Scientists have identified a natural compound that halts the process involved in the progression of certain forms of cancer and demyelinating conditions — those that damage the sheath, known as myelin, that surrounds neurons — such as multiple sclerosis.
A study published online today in the Journal of Biological Chemistry found a plant-derived flavonoid — a type of chemical compound — called sulfuretin blocked the activity of an enzyme involved in MS and cancer. The discovery was made in cells tested in an Oregon Health & Science University laboratory. The next step is to test the compound in animal models to ascertain its effectiveness and possible side effects in treating cancer and neurodegenerative conditions like MS.
"We think this is a drug that could have impact in a lot of different areas," said Larry Sherman, Ph.D., professor in the Division of Neuroscience at OHSU's Oregon National Primate Research Center.
The researchers found that sulfuretin, along with a pair of synthetic compounds that were also tested in live cells, inhibited the activity of a particular type of enzyme known as a hyaluronidase, which naturally degrades hyaluronic acid. That's important because when hyaluronic acid is broken down into fragments, it is known to cause problems in at least two ways:
- Forestalls myelin repair: It prevents the maturation of oligodendrocytes, which are cells that produce myelin. Myelin is the protective sheath covering each nerve cell's axon — the threadlike portion of a cell that transmits electrical signals between cells. Damage to myelin is associated with MS, stroke, brain injuries and certain forms of dementia. In addition, delay in myelination can affect infants born prematurely, leading to brain damage or cerebral palsy.

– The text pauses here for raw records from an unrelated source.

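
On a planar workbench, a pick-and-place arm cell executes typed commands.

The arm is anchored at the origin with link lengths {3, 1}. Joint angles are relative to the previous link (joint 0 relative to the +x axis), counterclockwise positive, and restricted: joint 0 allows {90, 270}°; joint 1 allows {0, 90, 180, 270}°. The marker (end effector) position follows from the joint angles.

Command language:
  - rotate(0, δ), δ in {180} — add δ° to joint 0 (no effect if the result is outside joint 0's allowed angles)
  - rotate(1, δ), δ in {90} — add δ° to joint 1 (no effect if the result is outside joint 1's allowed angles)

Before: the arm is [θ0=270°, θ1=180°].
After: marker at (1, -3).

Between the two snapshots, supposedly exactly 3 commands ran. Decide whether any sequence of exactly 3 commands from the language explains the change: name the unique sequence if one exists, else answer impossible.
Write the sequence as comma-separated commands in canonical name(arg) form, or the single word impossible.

t0: [θ0=270°, θ1=180°]
1. rotate(1, 90) → [θ0=270°, θ1=270°]
2. rotate(1, 90) → [θ0=270°, θ1=0°]
3. rotate(1, 90) → [θ0=270°, θ1=90°]
no rival 3-sequence matches.

rotate(1, 90), rotate(1, 90), rotate(1, 90)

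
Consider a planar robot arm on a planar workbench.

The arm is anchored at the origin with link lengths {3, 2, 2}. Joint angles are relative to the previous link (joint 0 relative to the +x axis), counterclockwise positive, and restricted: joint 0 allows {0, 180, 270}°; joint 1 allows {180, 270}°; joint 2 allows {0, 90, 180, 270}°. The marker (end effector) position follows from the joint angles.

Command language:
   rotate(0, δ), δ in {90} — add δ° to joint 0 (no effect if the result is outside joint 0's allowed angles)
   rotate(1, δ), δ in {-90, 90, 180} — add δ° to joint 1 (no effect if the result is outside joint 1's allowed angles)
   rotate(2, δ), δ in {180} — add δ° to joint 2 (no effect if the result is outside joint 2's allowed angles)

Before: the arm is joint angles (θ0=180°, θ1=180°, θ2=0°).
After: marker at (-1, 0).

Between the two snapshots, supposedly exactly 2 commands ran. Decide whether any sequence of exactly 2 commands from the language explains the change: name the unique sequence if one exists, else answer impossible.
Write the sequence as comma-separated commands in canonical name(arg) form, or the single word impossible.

rotate(0, 90), rotate(0, 90)

t0: joint angles (θ0=180°, θ1=180°, θ2=0°)
[1] after rotate(0, 90): joint angles (θ0=270°, θ1=180°, θ2=0°)
[2] after rotate(0, 90): joint angles (θ0=0°, θ1=180°, θ2=0°)
uniquely the one of 25 2-step routes that fits.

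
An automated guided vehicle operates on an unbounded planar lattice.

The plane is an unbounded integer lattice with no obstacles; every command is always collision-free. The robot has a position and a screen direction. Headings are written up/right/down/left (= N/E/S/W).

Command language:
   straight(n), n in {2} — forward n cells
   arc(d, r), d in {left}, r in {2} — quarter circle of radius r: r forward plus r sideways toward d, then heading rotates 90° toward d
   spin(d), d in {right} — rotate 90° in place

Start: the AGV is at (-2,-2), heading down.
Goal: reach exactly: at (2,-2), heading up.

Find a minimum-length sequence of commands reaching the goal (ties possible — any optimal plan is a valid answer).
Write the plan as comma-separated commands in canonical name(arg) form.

arc(left, 2), arc(left, 2)

begin: at (-2,-2), heading down
1. arc(left, 2) → at (0,-4), heading right
2. arc(left, 2) → at (2,-2), heading up
no 1-step plan works, so 2 is optimal.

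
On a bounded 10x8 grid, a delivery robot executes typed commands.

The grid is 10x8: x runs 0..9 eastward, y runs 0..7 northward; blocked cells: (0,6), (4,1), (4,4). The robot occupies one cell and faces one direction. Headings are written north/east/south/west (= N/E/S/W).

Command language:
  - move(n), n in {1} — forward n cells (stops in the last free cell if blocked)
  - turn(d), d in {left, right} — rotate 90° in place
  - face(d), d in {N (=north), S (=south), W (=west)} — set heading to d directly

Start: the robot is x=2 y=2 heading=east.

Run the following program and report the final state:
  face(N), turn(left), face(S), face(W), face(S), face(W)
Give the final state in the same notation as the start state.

x=2 y=2 heading=west

from: x=2 y=2 heading=east
1. face(N) → x=2 y=2 heading=north
2. turn(left) → x=2 y=2 heading=west
3. face(S) → x=2 y=2 heading=south
4. face(W) → x=2 y=2 heading=west
5. face(S) → x=2 y=2 heading=south
6. face(W) → x=2 y=2 heading=west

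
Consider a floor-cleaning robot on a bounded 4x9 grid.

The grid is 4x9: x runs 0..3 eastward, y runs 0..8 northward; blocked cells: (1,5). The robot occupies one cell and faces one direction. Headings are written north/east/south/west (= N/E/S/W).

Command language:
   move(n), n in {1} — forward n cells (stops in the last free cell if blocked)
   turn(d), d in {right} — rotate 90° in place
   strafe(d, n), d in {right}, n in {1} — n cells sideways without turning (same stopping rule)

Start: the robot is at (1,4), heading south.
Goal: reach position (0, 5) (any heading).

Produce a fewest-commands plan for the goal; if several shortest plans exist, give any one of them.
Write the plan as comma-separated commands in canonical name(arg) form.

strafe(right, 1), turn(right), strafe(right, 1)

from: at (1,4), heading south
t=1 strafe(right, 1) ⇒ at (0,4), heading south
t=2 turn(right) ⇒ at (0,4), heading west
t=3 strafe(right, 1) ⇒ at (0,5), heading west
shorter routes all fall short; 3 is best.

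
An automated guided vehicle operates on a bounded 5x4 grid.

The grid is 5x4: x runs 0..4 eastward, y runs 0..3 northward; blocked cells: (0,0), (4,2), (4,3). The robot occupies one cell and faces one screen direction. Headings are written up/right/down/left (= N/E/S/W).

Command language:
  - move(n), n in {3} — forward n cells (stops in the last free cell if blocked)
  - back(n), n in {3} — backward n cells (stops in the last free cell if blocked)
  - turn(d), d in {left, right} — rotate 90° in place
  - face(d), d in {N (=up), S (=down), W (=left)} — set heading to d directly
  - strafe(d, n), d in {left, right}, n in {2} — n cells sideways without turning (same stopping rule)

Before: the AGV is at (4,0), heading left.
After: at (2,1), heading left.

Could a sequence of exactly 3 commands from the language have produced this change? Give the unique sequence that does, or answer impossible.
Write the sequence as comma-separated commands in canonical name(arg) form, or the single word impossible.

impossible

no 3-step route produces this change.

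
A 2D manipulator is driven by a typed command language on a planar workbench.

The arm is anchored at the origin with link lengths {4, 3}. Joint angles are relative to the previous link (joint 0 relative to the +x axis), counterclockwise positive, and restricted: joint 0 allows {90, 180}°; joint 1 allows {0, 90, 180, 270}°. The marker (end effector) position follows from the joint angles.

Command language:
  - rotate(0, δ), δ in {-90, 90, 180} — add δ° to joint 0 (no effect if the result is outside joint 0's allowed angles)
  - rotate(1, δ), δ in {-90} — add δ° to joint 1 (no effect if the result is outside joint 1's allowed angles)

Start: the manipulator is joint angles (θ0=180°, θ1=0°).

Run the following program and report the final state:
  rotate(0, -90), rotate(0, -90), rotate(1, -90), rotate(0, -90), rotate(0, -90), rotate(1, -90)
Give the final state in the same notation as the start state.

joint angles (θ0=90°, θ1=180°)

start: joint angles (θ0=180°, θ1=0°)
t=1 rotate(0, -90) ⇒ joint angles (θ0=90°, θ1=0°)
t=2 rotate(0, -90) ⇒ joint angles (θ0=90°, θ1=0°)
t=3 rotate(1, -90) ⇒ joint angles (θ0=90°, θ1=270°)
t=4 rotate(0, -90) ⇒ joint angles (θ0=90°, θ1=270°)
t=5 rotate(0, -90) ⇒ joint angles (θ0=90°, θ1=270°)
t=6 rotate(1, -90) ⇒ joint angles (θ0=90°, θ1=180°)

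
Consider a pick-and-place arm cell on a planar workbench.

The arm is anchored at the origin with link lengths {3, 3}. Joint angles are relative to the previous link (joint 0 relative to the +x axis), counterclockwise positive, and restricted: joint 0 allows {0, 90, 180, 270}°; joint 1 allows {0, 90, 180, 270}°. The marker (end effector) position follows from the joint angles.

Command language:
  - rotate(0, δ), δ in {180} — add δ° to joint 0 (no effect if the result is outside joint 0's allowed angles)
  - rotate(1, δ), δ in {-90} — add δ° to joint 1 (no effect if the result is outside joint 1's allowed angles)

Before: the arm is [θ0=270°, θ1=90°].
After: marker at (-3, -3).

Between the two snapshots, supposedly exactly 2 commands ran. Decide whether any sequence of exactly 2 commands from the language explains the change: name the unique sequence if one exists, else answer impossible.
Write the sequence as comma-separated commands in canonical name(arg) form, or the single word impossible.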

- Allows cancer cells to proliferate: In cancerous tumors, hyaluronidase activity can allow cancer cells to proliferate unchecked by normal cellular death. "Now we have an inhibitor that could actually stop that," said Sherman, who is also a professor of cell, developmental and cancer biology in the OHSU School of Medicine.
The new research focuses on inhibiting a specific type of hyaluronidase known as cell migration inducing and hyaluronan-binding protein, or CEMIP.
In addition to MS and cancer, CEMIP is implicated in a range of disorders, including osteoarthritis, skin infections, brain injury caused by heavy alcohol use and possibly other neurodevelopment disorders, including Alzheimer's disease. The study indicates its activity appears to be inhibited by sulfuretin.
Molecules in flowers
The discovery came after years of undergraduates painstakingly screening plant compounds in the lab of co-author Angela Hoffman, Ph.D., a longtime and now-retired professor of chemistry at the University of Portland.
"Over the years, her students have been grinding up these flowers, extracting molecules and testing to see if any of them blocked hyaluronidase activity," Sherman said. "Finally, a couple of years ago, they found a compound that was promising."
Alec Peters, a graduate student in Sherman's lab at OHSU, found that this compound blocked CEMIP activity in a tumor cell line and in oligodendrocyte progenitor cells. Oligodendrocytes generate myelin.
Hoffman, a nun and chemistry professor who earlier this year retired from the University of Portland after 35 years to lead her convent, began collaborating with Sherman a decade ago. Over that time, she said, hundreds of undergraduate students worked on breaking down dozens of plants to their molecular essence and then testing to see whether any of the compounds worked to neutralize CEMIP.
The new publication validates the students' diligent work over many years, she said.
"Directing the students to be able to do this kind of research helps them in their careers," Hoffman said. "This discovery could be useful for Alzheimer's or other neurodegenerative conditions. As long as the underlying problem relates to hyaluronic acid being broken apart, this could be helpful for people."
The research was supported by the National Institutes of Health, grant award P51 OD011902 for the operation of the Oregon National Primate Research Center at OHSU; Congressionally Directed Medical Research Programs grant award MS160144; the National Multiple Sclerosis Society, grant award RG 4843A5/1; the National Institute of Neurological Disorders and Stroke of the NIH, grant award NS054044; and the National Institute of Alcohol Abuse and Alcoholism of the NIH, grant award P60AA010760. The content is solely the responsibility of the authors and does not necessarily represent the official views of the NIH.